Revista Chilena de Literatura N° 45 (nov. 1994) -
De lo ígneo y de lo líquido
por Sergio Caruman Jorquera
Calabrese, Daniel. Futura ceniza.
Ed. Cafè Central, Barcelona, 1994
[Cada vez que intentamos hablar de algo caemos –inevitablemente- en la etiquetación, que no es más que un intento fallido –por fortuna– de designación rígida. Así, hablar de poesía reflexiva, es ya colocar un rótulo, y ella dirigir una experiencia de lectura, que para los otros lectores puede arribar a distintos puertos, puertosotros que los de la reflexión. Sin embargo, cuando hablo de reflexión, lo hago en su doble acepción: 1 Fís. Acción y efecto de reflejar o reflejarse. 2 fig. Acción y efecto de reflexionar. Valga este escollo inicial a fin de entender correctamente lo que a continuación se dirá.]
Dos ejes semánticos –o isotopías en términos de Greimas– presiden y atraviesan el texto en su discurso poético desde el título hasta las palabras finales: lo ígneo y lo líquido. Lo ígneo se hace presente ya en la “ceniza” inicial, y culmina en el “asbestos gueloos” (risa inextinguible). Ambos conceptos, empero no se contraponen ni se contradicen, antes bien, el agua y el fuego son manifestaciones de una realidad única e irrepetible transmutada por la palabra, fuente primigenia y mágica capaz de conciliar lo que a los ojos mortales parece combatirse sin remedio.
La palabra posee un origen divino, y por extensión, es un don divino: “La sangre toma la forma/ de un río que habla/ para huir del paraíso” (I, Conocimiento).
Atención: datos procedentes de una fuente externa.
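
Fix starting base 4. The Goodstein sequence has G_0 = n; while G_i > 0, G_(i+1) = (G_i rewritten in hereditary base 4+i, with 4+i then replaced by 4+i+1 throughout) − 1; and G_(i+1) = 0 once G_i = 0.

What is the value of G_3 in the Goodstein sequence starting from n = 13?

step 0: 13 = 3·4 + 1; sub 5 for 4: 3·5 + 1; = 16; G_1 = 16−1 = 15
step 1: 15 = 3·5; sub 6 for 5: 3·6; = 18; G_2 = 18−1 = 17
step 2: 17 = 2·6 + 5; sub 7 for 6: 2·7 + 5; = 19; G_3 = 19−1 = 18
step 3: 18 = 2·7 + 4; sub 8 for 7: 2·8 + 4; = 20; G_4 = 20−1 = 19

18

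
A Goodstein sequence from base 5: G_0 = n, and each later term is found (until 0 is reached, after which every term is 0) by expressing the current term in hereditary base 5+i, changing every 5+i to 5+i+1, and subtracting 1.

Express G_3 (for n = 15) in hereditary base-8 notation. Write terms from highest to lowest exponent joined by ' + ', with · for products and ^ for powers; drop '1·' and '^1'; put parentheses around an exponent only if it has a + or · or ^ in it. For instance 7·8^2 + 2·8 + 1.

G_0=15  [base 5] 3·5  →[5↦6]→  3·6 = 18  −1 ⇒ G_1=17
G_1=17  [base 6] 2·6 + 5  →[6↦7]→  2·7 + 5 = 19  −1 ⇒ G_2=18
G_2=18  [base 7] 2·7 + 4  →[7↦8]→  2·8 + 4 = 20  −1 ⇒ G_3=19

2·8 + 3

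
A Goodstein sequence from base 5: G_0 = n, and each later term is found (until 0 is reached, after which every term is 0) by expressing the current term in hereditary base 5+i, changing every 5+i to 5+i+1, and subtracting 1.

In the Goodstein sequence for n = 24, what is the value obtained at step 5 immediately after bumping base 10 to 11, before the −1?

step 0: 24 = 4·5 + 4; sub 6 for 5: 4·6 + 4; = 28; G_1 = 28−1 = 27
step 1: 27 = 4·6 + 3; sub 7 for 6: 4·7 + 3; = 31; G_2 = 31−1 = 30
step 2: 30 = 4·7 + 2; sub 8 for 7: 4·8 + 2; = 34; G_3 = 34−1 = 33
step 3: 33 = 4·8 + 1; sub 9 for 8: 4·9 + 1; = 37; G_4 = 37−1 = 36
step 4: 36 = 4·9; sub 10 for 9: 4·10; = 40; G_5 = 40−1 = 39
step 5: 39 = 3·10 + 9; sub 11 for 10: 3·11 + 9; = 42; G_6 = 42−1 = 41

42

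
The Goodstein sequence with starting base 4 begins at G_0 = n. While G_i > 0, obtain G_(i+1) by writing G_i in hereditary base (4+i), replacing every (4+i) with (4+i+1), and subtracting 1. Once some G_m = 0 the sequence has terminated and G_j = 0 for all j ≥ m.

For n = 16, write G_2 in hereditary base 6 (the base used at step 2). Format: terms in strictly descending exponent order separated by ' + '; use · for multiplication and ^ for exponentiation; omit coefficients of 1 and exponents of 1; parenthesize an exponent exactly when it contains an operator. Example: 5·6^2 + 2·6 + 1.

4·6 + 3

i=0: 16 = 4^2 (b=4); 4→5: 5^2 = 25; 25−1 = 24
i=1: 24 = 4·5 + 4 (b=5); 5→6: 4·6 + 4 = 28; 28−1 = 27
i=2: 27 = 4·6 + 3 (b=6); 6→7: 4·7 + 3 = 31; 31−1 = 30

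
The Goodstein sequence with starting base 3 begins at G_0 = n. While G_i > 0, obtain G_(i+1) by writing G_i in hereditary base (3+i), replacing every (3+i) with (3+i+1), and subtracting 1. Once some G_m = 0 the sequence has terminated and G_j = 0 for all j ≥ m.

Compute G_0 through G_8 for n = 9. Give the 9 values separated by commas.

9, 15, 17, 19, 21, 23, 24, 25, 26

i=0: 9 = 3^2 (b=3); 3→4: 4^2 = 16; 16−1 = 15
i=1: 15 = 3·4 + 3 (b=4); 4→5: 3·5 + 3 = 18; 18−1 = 17
i=2: 17 = 3·5 + 2 (b=5); 5→6: 3·6 + 2 = 20; 20−1 = 19
i=3: 19 = 3·6 + 1 (b=6); 6→7: 3·7 + 1 = 22; 22−1 = 21
i=4: 21 = 3·7 (b=7); 7→8: 3·8 = 24; 24−1 = 23
i=5: 23 = 2·8 + 7 (b=8); 8→9: 2·9 + 7 = 25; 25−1 = 24
i=6: 24 = 2·9 + 6 (b=9); 9→10: 2·10 + 6 = 26; 26−1 = 25
i=7: 25 = 2·10 + 5 (b=10); 10→11: 2·11 + 5 = 27; 27−1 = 26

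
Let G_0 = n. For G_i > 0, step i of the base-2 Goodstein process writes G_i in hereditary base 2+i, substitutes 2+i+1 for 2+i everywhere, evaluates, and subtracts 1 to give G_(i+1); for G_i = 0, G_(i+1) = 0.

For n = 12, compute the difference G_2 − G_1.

G_0=12  [base 2] 2^(2 + 1) + 2^2  →[2↦3]→  3^(3 + 1) + 3^3 = 108  −1 ⇒ G_1=107
G_1=107  [base 3] 3^(3 + 1) + 2·3^2 + 2·3 + 2  →[3↦4]→  4^(4 + 1) + 2·4^2 + 2·4 + 2 = 1066  −1 ⇒ G_2=1065

958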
Y ya en sangre se ha producido la conciliación del agua y el fuego: la sangre participa de la naturaleza líquida, pero su color y su energía vital remiten al fuego. Los elementos no se combaten, sino que permanecen en comunión, pues esa pareciera ser la respuesta que surge cuando el hablante lírico exclama: “...(nadie ha explicado aún si la sangre/ es de agua o de fuego)... (II, Razón)”.
Pero además cada uno de estos elementos –también en el sentido de constituyentes primarios de la naturaleza– construye su propia isotopía, que se desplaza por la variedad sígnica: /agua/: “(...) hablábamos con sorbos (...) Somos (...) peces del aire/ pura sed (I, Naturaleza)”; “(...) lloverá sobre nosotros/ y sobre la faz de lo innumerable (I, Permanencia)”; “Ahí: en el lugar donde trabaja/ la savia del pino buscando las alturas,/ hay una mujer de nieve que se hunde con su alma de agua (I, El encuentro)”. A la isotopía del agua se agrega la Luna, astro que por excelencia rige las mareas, los flujos, los líquidos corpóreos: “De los versos el cáliz/ donde tanto se bebe la luna disuelta/ en el agua estancada de las trincheras/ (como el río crudo que sabe a género viejo/ pero abriga la sed) (I, La ruta inclinada)”; “(...) El pozo donde los buscadores de palabras/ se disputan una luna oxidada,/ una perla ebria de silencio (II, La caída)”.
Por su parte, la isotopía del /fuego/: “vivir tomando de modelo un número/ quemado en el candelero/ por haber alcanzado la luz y la ignorancia/ de una sola vez (II, Razón)”; “Somos solos en la grieta,/ testigos del rayo y la palabra,/ faros desnudos que roen el espando/ para alimentarse de la combustión (III, Materia encendida)”; “Las cosas fueron horneadas,/ empujadas hacia la maravilla,/ poseídas y rotas (I, El encuentro)”.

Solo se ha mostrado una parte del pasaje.